Over the years, I’ve been tempted to break out the oil paints again. I could sell the shit out of velvet Putins and Trumps and Keks. I could demand five times whatever I charged back in the day. I could probably even go full Warhol and pay someone else to paint them for me.
I’ve been tempted, but it always feels like it would be an empty enterprise.
When I die, I don’t want to be known as “that guy who was really crass.”
Chuckling from your own balcony is fun. Most people are creatures of hypocrisy. Most interesting people are made of humorous contradictions, waiting to be framed in a joke and laughed at.
I like jokes. Tell me one in person. I’ll laugh with you. I’ll laugh at someone with you. I’ll even laugh at myself. I know myself. I can be described in ridiculous sentences. I get all the jokes.
Throwing rotten tomatoes is fun. It’s cathartic.
Making a good joke about someone else or about a cultural phenomenon requires creativity, but it’s not creative. It’s not a creative act, at least by itself. A joke is a critique, and it can only contribute to a “culture of critique.” It is negative culture, not positive culture.
We live in an exhausted age of irony and cowardice. Of remakes and sequels. Of retro music and meta-humor.
If all the world is a stage, I want to be the guy who gives the heartfelt monologue, not the snarky aside.
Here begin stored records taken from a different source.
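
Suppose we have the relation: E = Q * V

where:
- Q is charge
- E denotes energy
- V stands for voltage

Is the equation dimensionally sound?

Yes

Q (charge) has dimensions [I T].
E (energy) has dimensions [L^2 M T^-2].
V (voltage) has dimensions [I^-1 L^2 M T^-3].

Left side: [L^2 M T^-2]
Right side: [L^2 M T^-2]

Both sides have the same dimensions, so the equation is dimensionally consistent.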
Chuckling from the balcony is safe. Criticism is safe. Irony is safe.
I want to go out on a limb and stand for something. I want to spend my life making something beautiful that I really believe in. I want to inspire people — not just make them giggle. I want to challenge them to become superior versions of themselves — instead of just feeling superior. It’s important to recognize what is wrong with the world around you, but until you transcend that dissatisfaction and begin working to create something that you think is right, you are merely a spectator, not a creator.
I only kept one velvet portrait. It’s a painting of Yukio Mishima. I don’t keep it because it is cute or ironic. I keep it because I actually admire Mishima. He was a creator who brought his body into consonance with his mind. He literally gave his life for his art, for what he sincerely believed in, and he gave his life in the way that satisfied his ultimate ideal of beauty and spiritual courage. He went all the way. I love people who go all the way, wherever that way takes them
Mishima committed hara-kiri in 1970, four years before I was born. He still inspires people today. He inspires me.
A lot of people made fun of Mishima while he was alive. No one remembers them.